You’ve read that right, folks. The Jan sport backpack, the classic, reliable, and safe choice since you graduated from elementary school in the fifth grade, is no longer the backpack of style. In fact, most girls don’t even use a backpack at all (unless you count a purse as a bag). After someone compared me to Bella Swan from Twilight with “her ugly Jan sport backpack,” I finally noticed that no one on campus carries a Jan sport. And to answer your next question, no, I do not look like Bella Swan (although, I look more like Bella Swan than most of the other American actresses I have been compared to so far … Robin from How I Met Your Mother, Sara Sidle from CSI, Meredith Grey from Grey’s Anatomy to name a few).
3. Why did the hipster burn his tongue? He drank coffee before it was cool.
Although, in England, a hipster would never burn his tongue on a cup of coffee… just the specialty tea he brewed at the local tea room. The goal in England is to dress like the British version of a hipster (think One Direction.) Hipsters, as we know them in America, are considered “posh” in the U.K., which is the biggest insult you can give someone here. So how might a British hipster dress? Pack the patterned pants, leave the ripped jeans. Corduroy skirts are all the craze, but velvet skirts? Not a chance. Stockings are your best friend!!! Overalls? Depends on the pair. Graphic tees? No way! Leather jackets… all the trend. Hand bags? So fetch! But only if they’re red or black.

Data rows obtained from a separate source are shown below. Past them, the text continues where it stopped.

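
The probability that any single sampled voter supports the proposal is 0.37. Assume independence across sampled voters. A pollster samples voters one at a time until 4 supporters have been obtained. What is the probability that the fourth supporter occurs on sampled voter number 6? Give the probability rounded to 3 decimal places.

0.074

Y = trial on which the fourth success occurs; negative binomial, r=4, p=0.37.
P(Y=6) = C(5,3) · p^4 · (1−p)^2
= 10 · 0.018742 · 0.3969 = 0.07439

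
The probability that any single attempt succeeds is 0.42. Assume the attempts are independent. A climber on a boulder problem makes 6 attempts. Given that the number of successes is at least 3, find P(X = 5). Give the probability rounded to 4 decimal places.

0.0915

X ~ Binomial(6, 0.42). Want P(X=5 | X≥3) = P(X=5) / P(X≥3).
P(X=5) = C(6,5)·0.42^5·0.58^1 = 0.045481
P(X≥3) = 1 − 0.038069 − 0.165402 − 0.299434 = 0.497095
Ratio = 0.045481 / 0.497095 = 0.091493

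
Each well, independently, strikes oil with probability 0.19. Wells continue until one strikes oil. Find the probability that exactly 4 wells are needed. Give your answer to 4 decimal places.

0.1010

Geometric (trials to first success), p = 0.19.
P(Y = 4) = (1−p)^3 · p = 0.53144 · 0.19 = 0.100974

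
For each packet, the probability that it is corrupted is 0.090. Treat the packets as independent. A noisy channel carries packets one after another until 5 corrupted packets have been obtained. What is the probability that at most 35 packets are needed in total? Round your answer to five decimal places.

0.20318

Finishing within 35 packets ⇔ at least 5 successes in the first 35. With X ~ Binomial(35, 0.09), P(Y ≤ 35) = 1 − P(X ≤ 4).
  k=0: C(35,0)·0.09^0·0.91^35 = 0.0368510
  k=1: C(35,1)·0.09^1·0.91^34 = 0.1275610
  k=2: C(35,2)·0.09^2·0.91^33 = 0.2144707
  k=3: C(35,3)·0.09^3·0.91^32 = 0.2333252
  k=4: C(35,4)·0.09^4·0.91^31 = 0.1846090
1 − 0.7968169 = 0.2031831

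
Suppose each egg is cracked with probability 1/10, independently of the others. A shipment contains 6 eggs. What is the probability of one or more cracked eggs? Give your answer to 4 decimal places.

0.4686

P(at least one) = 1 − P(none) = 1 − (1 − 0.10)^6
= 1 − 0.531441 = 0.468559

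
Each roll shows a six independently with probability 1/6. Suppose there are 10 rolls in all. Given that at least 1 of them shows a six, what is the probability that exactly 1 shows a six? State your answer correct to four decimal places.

0.3852

X ~ Binomial(10, 0.166667). Want P(X=1 | X≥1) = P(X=1) / P(X≥1).
P(X=1) = C(10,1)·0.166667^1·0.833333^9 = 0.323011
P(X≥1) = 1 − 0.161506 = 0.838494
Ratio = 0.323011 / 0.838494 = 0.385228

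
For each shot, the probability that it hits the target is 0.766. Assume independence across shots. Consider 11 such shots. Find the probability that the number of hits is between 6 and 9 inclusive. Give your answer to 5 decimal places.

0.74260

X ~ Binomial(11, 0.766); P(6 ≤ X ≤ 9) = Σ C(11,k) p^k (1−p)^(11−k) over k:
  k=6: C(11,6)·0.766^6·0.234^5 = 0.0654778
  k=7: C(11,7)·0.766^7·0.234^4 = 0.1531013
  k=8: C(11,8)·0.766^8·0.234^3 = 0.2505888
  k=9: C(11,9)·0.766^9·0.234^2 = 0.2734345
Total = 0.7426024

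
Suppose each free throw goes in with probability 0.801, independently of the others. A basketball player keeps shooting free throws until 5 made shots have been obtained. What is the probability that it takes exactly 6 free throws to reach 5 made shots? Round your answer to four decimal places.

Y = trial on which the fifth success occurs; negative binomial, r=5, p=0.801.
P(Y=6) = C(5,4) · p^5 · (1−p)^1
= 5 · 0.32973 · 0.199 = 0.328084

0.3281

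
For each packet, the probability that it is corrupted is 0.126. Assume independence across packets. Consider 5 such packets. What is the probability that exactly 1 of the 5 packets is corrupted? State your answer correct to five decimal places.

X ~ Binomial(n=5, p=0.126).
P(X=1) = C(5,1) · p^1 · (1−p)^4
= 5 · 0.126 · 0.58351 = 0.3676091

0.36761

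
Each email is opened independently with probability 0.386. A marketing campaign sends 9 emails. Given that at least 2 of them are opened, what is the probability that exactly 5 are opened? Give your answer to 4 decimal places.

X ~ Binomial(9, 0.386). Want P(X=5 | X≥2) = P(X=5) / P(X≥2).
P(X=5) = C(9,5)·0.386^5·0.614^4 = 0.153455
P(X≥2) = 1 − 0.012403 − 0.070174 = 0.917423
Ratio = 0.153455 / 0.917423 = 0.167267

0.1673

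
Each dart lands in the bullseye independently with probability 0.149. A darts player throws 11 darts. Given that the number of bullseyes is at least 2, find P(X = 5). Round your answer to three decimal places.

0.026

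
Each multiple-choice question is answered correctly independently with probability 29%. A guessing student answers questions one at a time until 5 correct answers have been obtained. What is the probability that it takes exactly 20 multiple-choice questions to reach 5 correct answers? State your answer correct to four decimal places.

0.0467

Y = trial on which the fifth success occurs; negative binomial, r=5, p=0.29.
P(Y=20) = C(19,4) · p^5 · (1−p)^15
= 3876 · 0.0020511 · 0.0058732 = 0.046693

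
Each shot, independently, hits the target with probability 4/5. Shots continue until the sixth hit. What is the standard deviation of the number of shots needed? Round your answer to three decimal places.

Y = total shots until the sixth success; negative binomial with r=6, p=0.80.
SD(Y) = √[r(1−p)/p²] = √(1.87500) = 1.36931

1.369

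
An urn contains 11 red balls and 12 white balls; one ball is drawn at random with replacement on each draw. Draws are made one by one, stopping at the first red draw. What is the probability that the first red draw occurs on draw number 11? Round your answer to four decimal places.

Geometric (trials to first success), p = 0.478261.
P(Y = 11) = (1−p)^10 · p = 0.0014946 · 0.478261 = 0.000715

0.0007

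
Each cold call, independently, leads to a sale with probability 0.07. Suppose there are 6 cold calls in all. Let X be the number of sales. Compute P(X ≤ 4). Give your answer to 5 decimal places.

0.99999

X ~ Binomial(6, 0.07); P(X ≤ 4) = Σ C(6,k) p^k (1−p)^(6−k) over k:
  k=0: C(6,0)·0.07^0·0.93^6 = 0.6469902
  k=1: C(6,1)·0.07^1·0.93^5 = 0.2921891
  k=2: C(6,2)·0.07^2·0.93^4 = 0.0549818
  k=3: C(6,3)·0.07^3·0.93^3 = 0.0055179
  k=4: C(6,4)·0.07^4·0.93^2 = 0.0003115
Total = 0.9999905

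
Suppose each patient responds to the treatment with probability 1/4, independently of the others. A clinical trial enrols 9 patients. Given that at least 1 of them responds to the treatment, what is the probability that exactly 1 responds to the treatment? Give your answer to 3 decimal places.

0.244

X ~ Binomial(9, 0.25). Want P(X=1 | X≥1) = P(X=1) / P(X≥1).
P(X=1) = C(9,1)·0.25^1·0.75^8 = 0.22525
P(X≥1) = 1 − 0.07508 = 0.92492
Ratio = 0.22525 / 0.92492 = 0.24354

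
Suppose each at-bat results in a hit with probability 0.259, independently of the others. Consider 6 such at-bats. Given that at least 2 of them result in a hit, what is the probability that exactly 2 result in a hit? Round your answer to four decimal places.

X ~ Binomial(6, 0.259). Want P(X=2 | X≥2) = P(X=2) / P(X≥2).
P(X=2) = C(6,2)·0.259^2·0.741^4 = 0.303364
P(X≥2) = 1 − 0.165542 − 0.347170 = 0.487288
Ratio = 0.303364 / 0.487288 = 0.622556

0.6226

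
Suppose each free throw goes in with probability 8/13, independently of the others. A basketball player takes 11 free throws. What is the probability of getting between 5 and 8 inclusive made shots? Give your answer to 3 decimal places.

0.778

X ~ Binomial(11, 0.615385); P(5 ≤ X ≤ 8) = Σ C(11,k) p^k (1−p)^(11−k) over k:
  k=5: C(11,5)·0.615385^5·0.384615^6 = 0.13199
  k=6: C(11,6)·0.615385^6·0.384615^5 = 0.21118
  k=7: C(11,7)·0.615385^7·0.384615^4 = 0.24135
  k=8: C(11,8)·0.615385^8·0.384615^3 = 0.19308
Total = 0.77760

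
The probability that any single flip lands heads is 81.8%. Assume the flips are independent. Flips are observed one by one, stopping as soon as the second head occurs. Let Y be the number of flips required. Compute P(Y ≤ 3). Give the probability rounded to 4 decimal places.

0.9127

Finishing within 3 flips ⇔ at least 2 successes in the first 3. With X ~ Binomial(3, 0.818), P(Y ≤ 3) = 1 − P(X ≤ 1).
  k=0: C(3,0)·0.818^0·0.182^3 = 0.006029
  k=1: C(3,1)·0.818^1·0.182^2 = 0.081286
1 − 0.087315 = 0.912685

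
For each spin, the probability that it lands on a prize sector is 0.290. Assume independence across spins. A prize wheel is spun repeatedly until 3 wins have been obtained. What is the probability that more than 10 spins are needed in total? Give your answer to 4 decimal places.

0.4099

Needing more than 10 spins ⇔ fewer than 3 successes in the first 10. With X ~ Binomial(10, 0.29), P(Y > 10) = P(X ≤ 2).
  k=0: C(10,0)·0.29^0·0.71^10 = 0.032552
  k=1: C(10,1)·0.29^1·0.71^9 = 0.132961
  k=2: C(10,2)·0.29^2·0.71^8 = 0.244385
P(X ≤ 2) = 0.409899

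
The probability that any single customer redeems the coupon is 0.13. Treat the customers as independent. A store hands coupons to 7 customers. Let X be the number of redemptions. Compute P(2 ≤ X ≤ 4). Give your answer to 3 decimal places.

0.228

X ~ Binomial(7, 0.13); P(2 ≤ X ≤ 4) = Σ C(7,k) p^k (1−p)^(7−k) over k:
  k=2: C(7,2)·0.13^2·0.87^5 = 0.17689
  k=3: C(7,3)·0.13^3·0.87^4 = 0.04405
  k=4: C(7,4)·0.13^4·0.87^3 = 0.00658
Total = 0.22753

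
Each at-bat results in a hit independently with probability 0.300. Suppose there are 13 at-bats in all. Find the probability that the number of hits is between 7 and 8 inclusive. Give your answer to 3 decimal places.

0.058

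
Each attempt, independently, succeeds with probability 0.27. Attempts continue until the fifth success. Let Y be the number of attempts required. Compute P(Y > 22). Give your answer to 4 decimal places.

Needing more than 22 attempts ⇔ fewer than 5 successes in the first 22. With X ~ Binomial(22, 0.27), P(Y > 22) = P(X ≤ 4).
  k=0: C(22,0)·0.27^0·0.73^22 = 0.000984
  k=1: C(22,1)·0.27^1·0.73^21 = 0.008009
  k=2: C(22,2)·0.27^2·0.73^20 = 0.031103
  k=3: C(22,3)·0.27^3·0.73^19 = 0.076691
  k=4: C(22,4)·0.27^4·0.73^18 = 0.134735
P(X ≤ 4) = 0.251522

0.2515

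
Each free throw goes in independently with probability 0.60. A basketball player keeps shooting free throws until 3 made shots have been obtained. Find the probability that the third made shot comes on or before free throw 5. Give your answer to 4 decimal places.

Finishing within 5 free throws ⇔ at least 3 successes in the first 5. With X ~ Binomial(5, 0.60), P(Y ≤ 5) = 1 − P(X ≤ 2).
  k=0: C(5,0)·0.60^0·0.40^5 = 0.010240
  k=1: C(5,1)·0.60^1·0.40^4 = 0.076800
  k=2: C(5,2)·0.60^2·0.40^3 = 0.230400
1 − 0.317440 = 0.682560

0.6826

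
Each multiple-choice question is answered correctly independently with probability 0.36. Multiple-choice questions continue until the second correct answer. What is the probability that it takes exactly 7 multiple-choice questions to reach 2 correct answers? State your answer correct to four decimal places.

Y = trial on which the second success occurs; negative binomial, r=2, p=0.36.
P(Y=7) = C(6,1) · p^2 · (1−p)^5
= 6 · 0.1296 · 0.10737 = 0.083494

0.0835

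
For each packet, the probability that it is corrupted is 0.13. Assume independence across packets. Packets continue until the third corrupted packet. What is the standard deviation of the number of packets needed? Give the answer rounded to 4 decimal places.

12.4273

Y = total packets until the third success; negative binomial with r=3, p=0.13.
SD(Y) = √[r(1−p)/p²] = √(154.437870) = 12.427303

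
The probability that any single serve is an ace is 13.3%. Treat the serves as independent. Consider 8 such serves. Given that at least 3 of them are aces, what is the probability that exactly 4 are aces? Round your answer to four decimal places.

0.1575

X ~ Binomial(8, 0.133). Want P(X=4 | X≥3) = P(X=4) / P(X≥3).
P(X=4) = C(8,4)·0.133^4·0.867^4 = 0.012376
P(X≥3) = 1 − 0.319266 − 0.391810 − 0.210366 = 0.078558
Ratio = 0.012376 / 0.078558 = 0.157540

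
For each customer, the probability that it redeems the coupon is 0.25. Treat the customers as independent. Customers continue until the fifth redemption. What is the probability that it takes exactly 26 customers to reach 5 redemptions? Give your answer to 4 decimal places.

0.0294

Y = trial on which the fifth success occurs; negative binomial, r=5, p=0.25.
P(Y=26) = C(25,4) · p^5 · (1−p)^21
= 12650 · 0.00097656 · 0.0023784 = 0.029382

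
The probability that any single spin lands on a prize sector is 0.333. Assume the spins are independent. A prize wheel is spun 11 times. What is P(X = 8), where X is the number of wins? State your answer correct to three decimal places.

0.007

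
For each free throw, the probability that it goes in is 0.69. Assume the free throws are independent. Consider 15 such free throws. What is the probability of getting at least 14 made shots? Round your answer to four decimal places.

X ~ Binomial(15, 0.69); P(X ≥ 14) = Σ C(15,k) p^k (1−p)^(15−k) over k:
  k=14: C(15,14)·0.69^14·0.31^1 = 0.025783
  k=15: C(15,15)·0.69^15·0.31^0 = 0.003826
Total = 0.029609

0.0296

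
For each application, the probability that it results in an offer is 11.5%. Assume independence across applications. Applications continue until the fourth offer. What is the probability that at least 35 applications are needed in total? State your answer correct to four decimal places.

0.4401

Needing more than 34 applications ⇔ fewer than 4 successes in the first 34. With X ~ Binomial(34, 0.115), P(Y > 34) = P(X ≤ 3).
  k=0: C(34,0)·0.115^0·0.885^34 = 0.015706
  k=1: C(34,1)·0.115^1·0.885^33 = 0.069391
  k=2: C(34,2)·0.115^2·0.885^32 = 0.148780
  k=3: C(34,3)·0.115^3·0.885^31 = 0.206218
P(X ≤ 3) = 0.440095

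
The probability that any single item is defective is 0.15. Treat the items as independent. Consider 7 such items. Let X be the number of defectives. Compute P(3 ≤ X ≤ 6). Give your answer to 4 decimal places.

X ~ Binomial(7, 0.15); P(3 ≤ X ≤ 6) = Σ C(7,k) p^k (1−p)^(7−k) over k:
  k=3: C(7,3)·0.15^3·0.85^4 = 0.061662
  k=4: C(7,4)·0.15^4·0.85^3 = 0.010882
  k=5: C(7,5)·0.15^5·0.85^2 = 0.001152
  k=6: C(7,6)·0.15^6·0.85^1 = 0.000068
Total = 0.073763

0.0738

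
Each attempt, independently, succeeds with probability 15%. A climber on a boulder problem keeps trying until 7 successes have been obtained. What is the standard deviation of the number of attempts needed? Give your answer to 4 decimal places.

Y = total attempts until the seventh success; negative binomial with r=7, p=0.15.
SD(Y) = √[r(1−p)/p²] = √(264.444444) = 16.261748

16.2617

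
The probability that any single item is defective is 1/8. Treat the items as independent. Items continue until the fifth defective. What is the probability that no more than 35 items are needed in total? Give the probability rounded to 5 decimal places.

Finishing within 35 items ⇔ at least 5 successes in the first 35. With X ~ Binomial(35, 0.125), P(Y ≤ 35) = 1 − P(X ≤ 4).
  k=0: C(35,0)·0.125^0·0.875^35 = 0.0093386
  k=1: C(35,1)·0.125^1·0.875^34 = 0.0466930
  k=2: C(35,2)·0.125^2·0.875^33 = 0.1133973
  k=3: C(35,3)·0.125^3·0.875^32 = 0.1781958
  k=4: C(35,4)·0.125^4·0.875^31 = 0.2036523
1 − 0.5512770 = 0.4487230

0.44872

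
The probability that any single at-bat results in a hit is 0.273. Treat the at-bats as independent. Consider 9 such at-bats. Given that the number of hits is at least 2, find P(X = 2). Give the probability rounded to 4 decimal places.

0.3832

X ~ Binomial(9, 0.273). Want P(X=2 | X≥2) = P(X=2) / P(X≥2).
P(X=2) = C(9,2)·0.273^2·0.727^7 = 0.287984
P(X≥2) = 1 − 0.056730 − 0.191726 = 0.751545
Ratio = 0.287984 / 0.751545 = 0.383190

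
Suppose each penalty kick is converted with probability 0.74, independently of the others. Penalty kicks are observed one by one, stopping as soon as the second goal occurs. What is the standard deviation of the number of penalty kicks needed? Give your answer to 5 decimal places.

0.97447

Y = total penalty kicks until the second success; negative binomial with r=2, p=0.74.
SD(Y) = √[r(1−p)/p²] = √(0.9495982) = 0.9744733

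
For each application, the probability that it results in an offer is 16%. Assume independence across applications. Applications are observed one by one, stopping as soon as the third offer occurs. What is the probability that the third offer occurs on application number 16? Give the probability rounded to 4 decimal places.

0.0446

Y = trial on which the third success occurs; negative binomial, r=3, p=0.16.
P(Y=16) = C(15,2) · p^3 · (1−p)^13
= 105 · 0.004096 · 0.10366 = 0.044584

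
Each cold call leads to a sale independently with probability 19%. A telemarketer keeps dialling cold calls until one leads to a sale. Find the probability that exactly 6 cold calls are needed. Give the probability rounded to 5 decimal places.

Geometric (trials to first success), p = 0.19.
P(Y = 6) = (1−p)^5 · p = 0.34868 · 0.19 = 0.0662489

0.06625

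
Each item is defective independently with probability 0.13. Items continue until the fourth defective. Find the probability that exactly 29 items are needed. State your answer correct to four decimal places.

Y = trial on which the fourth success occurs; negative binomial, r=4, p=0.13.
P(Y=29) = C(28,3) · p^4 · (1−p)^25
= 3276 · 0.00028561 · 0.03076 = 0.028781

0.0288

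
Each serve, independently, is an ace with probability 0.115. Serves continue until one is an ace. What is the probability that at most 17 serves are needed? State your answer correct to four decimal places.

Y = number of serves to the first success; geometric, p = 0.115.
P(Y ≤ 17) = 1 − (1−p)^17 = 1 − 0.125324 = 0.874676

0.8747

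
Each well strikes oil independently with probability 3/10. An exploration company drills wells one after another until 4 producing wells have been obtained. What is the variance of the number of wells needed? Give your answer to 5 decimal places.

31.11111

Y = total wells until the fourth success; negative binomial with r=4, p=0.30.
Var(Y) = r(1−p)/p² = 4·0.70 / 0.30² = 31.1111111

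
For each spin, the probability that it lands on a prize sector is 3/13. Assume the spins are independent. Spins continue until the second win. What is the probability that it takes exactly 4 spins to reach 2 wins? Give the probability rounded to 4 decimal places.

0.0945

Y = trial on which the second success occurs; negative binomial, r=2, p=0.230769.
P(Y=4) = C(3,1) · p^2 · (1−p)^2
= 3 · 0.053254 · 0.59172 = 0.094535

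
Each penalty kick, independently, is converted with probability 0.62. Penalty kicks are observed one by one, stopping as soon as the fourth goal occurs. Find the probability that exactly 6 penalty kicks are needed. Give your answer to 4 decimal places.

Y = trial on which the fourth success occurs; negative binomial, r=4, p=0.62.
P(Y=6) = C(5,3) · p^4 · (1−p)^2
= 10 · 0.14776 · 0.1444 = 0.213370

0.2134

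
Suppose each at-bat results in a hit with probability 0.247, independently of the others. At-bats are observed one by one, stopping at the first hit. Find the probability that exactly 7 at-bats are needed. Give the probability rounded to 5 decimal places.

Geometric (trials to first success), p = 0.247.
P(Y = 7) = (1−p)^6 · p = 0.18229 · 0.247 = 0.0450264

0.04503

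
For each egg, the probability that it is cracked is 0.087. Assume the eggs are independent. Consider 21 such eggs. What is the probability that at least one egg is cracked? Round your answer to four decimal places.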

Do you see the pattern yet? Neither do I, but I think the general rule of thumb is to look neutral- not too grungy, but not too rich. As you can see, fashion in the U.K. has been a serious point of contention for me- if you think the style is confusing, just wait until you hear someone call your sweater a “jumper,” your pants “trousers,” your sneakers “trainers,” and your underwear “pants.”
All I can say is this: Pack with caution my friends!